If you’ve been following the NL playoff picture at all, you certainly know by now the importance of two games tomorrow: the Phillies/Braves matchup and the Giants/Padres game.
It breaks down like this:
If the Giants win, they win the NL West.
If the Giants win and the Braves win, the Padres are out.
If the Giants win and the Braves lose, the Padres and Braves have a one-game playoff to decide the final NL playoff slot.
If the Braves lose and the Padres win, then the Padres take the NL West and the Giants get the wild card.
If the Braves and Padres both win, then the Giants and Padres play a fourth game to decide the division, with the loser playing Atlanta for the wild card.
Confused yet? Well, let’s just hope for a Padres win and Braves loss, shall we?
Anyway, let’s take a look at the Phillies’ odds of taking out the Braves tomorrow, thus guaranteeing San Diego at least one more game in 2010.

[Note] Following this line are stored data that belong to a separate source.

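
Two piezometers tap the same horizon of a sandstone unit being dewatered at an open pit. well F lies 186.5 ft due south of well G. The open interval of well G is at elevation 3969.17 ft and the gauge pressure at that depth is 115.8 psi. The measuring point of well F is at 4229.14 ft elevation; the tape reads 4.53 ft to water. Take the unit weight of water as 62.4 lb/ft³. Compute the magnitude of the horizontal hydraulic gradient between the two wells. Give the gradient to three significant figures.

Pressure head at well G: ψ = 144·P/γ = 144 × 115.8 / 62.4 = 267.23 ft.
Total head at well G: h = z + ψ = 3969.17 + 267.23 = 4236.40 ft.
Total head at well F: h = 4229.14 − 4.53 = 4224.61 ft.
Head difference: h(well G) − h(well F) = 4236.40 − 4224.61 = 11.79 ft.
Hydraulic gradient: i = |Δh| / L = 11.79 / 186.5 = 0.0632.

i ≈ 0.0632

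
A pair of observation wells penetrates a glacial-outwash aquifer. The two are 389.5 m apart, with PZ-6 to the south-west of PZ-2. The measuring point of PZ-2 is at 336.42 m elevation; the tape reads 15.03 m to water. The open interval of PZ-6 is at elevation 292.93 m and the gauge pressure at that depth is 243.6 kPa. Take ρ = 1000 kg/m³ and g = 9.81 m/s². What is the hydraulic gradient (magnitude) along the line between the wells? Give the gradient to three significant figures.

Total head at PZ-2: h = 336.42 − 15.03 = 321.39 m.
Pressure head at PZ-6: ψ = P/(ρg) = 243.6×1000 / (1000 × 9.81) = 24.83 m.
Total head at PZ-6: h = z + ψ = 292.93 + 24.83 = 317.76 m.
Head difference: h(PZ-2) − h(PZ-6) = 321.39 − 317.76 = 3.63 m.
Hydraulic gradient: i = |Δh| / L = 3.63 / 389.5 = 0.00932.

i ≈ 0.00932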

The high-powered Phillies offense will be doing its best to get Hudson’s diving sinkers and splitters off the ground, making for a really intriguing matchup. Jimmy Rollins and Chase Utley have had trouble with Hudson in the past, but Shane Victorino (.258/.378/.516) and Raul Ibanez (.326/.392/.478) have hung in there with him, and Ryan Howard (.359/.468/.846) has had little trouble with the short righthander, bashing six homers in 39 career at-bats off Hudson.
That’s a mixed bag on both sides, but Cole Hamels looks to have the upper hand against the Atlanta lineup. Their most dangerous righthanded power threat is probably Brooks Conrad, and while he’s an underrated player with good pop, he’s not as imposing as the Howards and Utleys of the world. Derrek Lee and Omar Infante have their virtues, but neither will scare anybody. The lineup’s two biggest power threats, Jason Heyward and Brian McCann, are lefties, which doesn’t bode well against the lefty Hamels. McCann is a .333/.415/.583 career hitter off of Hamels, though.
The issue of intangibles is cropping up a lot in the discussion of tomorrow’s game, with the conventional line being that “the Braves have more to play for, so they’ll play harder.” A couple comments on this:
1.) In an exacting game like baseball, harder isn’t always better. You don’t want pitchers overthrowing and batters overswinging. Hustle’s great, sure, but let’s not overstate the impact here.
2.) Let’s face it: these Braves are seen as a more formidable foe on paper than the Padres, and the Padres’ underdog status and September struggles probably has the Phillies seeing San Diego as an easier potential opponent. You don’t think they’ll play hard to make that happen? That’s not to mention the potential fun of playing spoiler, especially to a rival.
Hopefully, Hamels & Co. pull it out tomorrow.